Temel işlevi toksinleri uzaklaştırmak ve gıda besinleri işlemek olan karaciğer, vücudun en büyük iç organı ve 6 ayda bir olmak üzere kendini yenileme özelliğine sahip olan organ olarak bilinmektedir. Karaciğer yağlanmasının toplumda görülme sıklığı kesin olmamakla birlikte her 10 insandan birinde görüldüğü düşünülmektedir. Halk arasında sarılık ya da hepatit olarak adlandırılan durum, karaciğer iltihaplanması, karaciğer yağlanmasına bağlı görülmektedir. Karaciğer yağlanması hiperlipidemi yani yüksek kolesterol seviyelerinde, buna bağlı insülin direnci durumunda ve obezite hastalarında sık görülmektedir.
Bel çevresinin yağlanması başta hayati öneme sahip organlardan kalp olmak üzere karaciğeri de olumsuz etkilemektedir. Sinsice ilerleyen karaciğer iltihaplanması çoğu zaman belirti vermemektedir. Bazı ilaçlar ve toksinler karaciğer yağlanmasına neden olabilmektedir. Bundan dolayı hekim gözetimi ve onayı olmadan ilaç alınmamalıdır. Nadiren, yorgunluk, halsizlik hissi ve sağ üst karın bölgesinde belirsiz bir rahatsızlık olan kişilerde alkolsüz yağlı karaciğer tablosu görülmektedir.
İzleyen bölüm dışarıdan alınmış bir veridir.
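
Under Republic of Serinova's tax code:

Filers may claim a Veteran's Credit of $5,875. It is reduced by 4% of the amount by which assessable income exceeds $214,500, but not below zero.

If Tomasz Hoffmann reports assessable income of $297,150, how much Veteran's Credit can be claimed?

Veteran's Credit: 4% of the $82,650 excess over $214,500 is $3,306; credit = $5,875 − $3,306 = $2,569.

$2,569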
Karaciğer yağlanması durumunda karaciğer normal rutininde çalışır ve herhangi bir belirti görülmemektedir. Ancak karaciğer yağlanması karaciğer yetmezliği ve karaciğer kanserine kadar ilerleyebilmektedir. Karaciğer yağlanması belirtileri şu şekilde sıralanabilir;
Karaciğer yağlanmasının en ciddi komplikasyonu karaciğer sirozu olarak bilinmektedir. Erken dönemde tedavi gerektiren karaciğer yağlanması, zaman içerisinde ilerleyerek yaş ve diyabet faktörüne bağlı siroz geliştirme olasılığını artırmaktadır. Karaciğer yağlanması sıklıkla metabolik sendrom ile seyretmektedir. Metabolik sendrom da kalp hastalığı, kalp krizi için yüksek risk barındırmaktadır. Bu rahatsızlıkta uzman hekim desteği ile kilo verme; obezite, insülin direnci ve hiperlipidemi gibi durumların kontrol altına alınması ile iyileşme sağlanabilmektedir. Karaciğer yağlanması için Akdeniz tipi beslenme şekli önerilmektedir. Taze meyve, sebze, balık, tahıl ve sağlıklı yağ tüketimini ön plana çıkaran Akdeniz tipi beslenme biçimi karaciğer yağlanması riskini azaltarak vücudun ihtiyaç duyduğu zengin protein, vitamin ve minerallerin bazı belirli besinler üzerinden karşılanmasını sağlamaktadır. Beslenme biçimi değişikliği ve düzenli olarak yapılacak egzersizler ile karaciğer yağlanması riskini azaltmak ve korunmak mümkün olabilmektedir.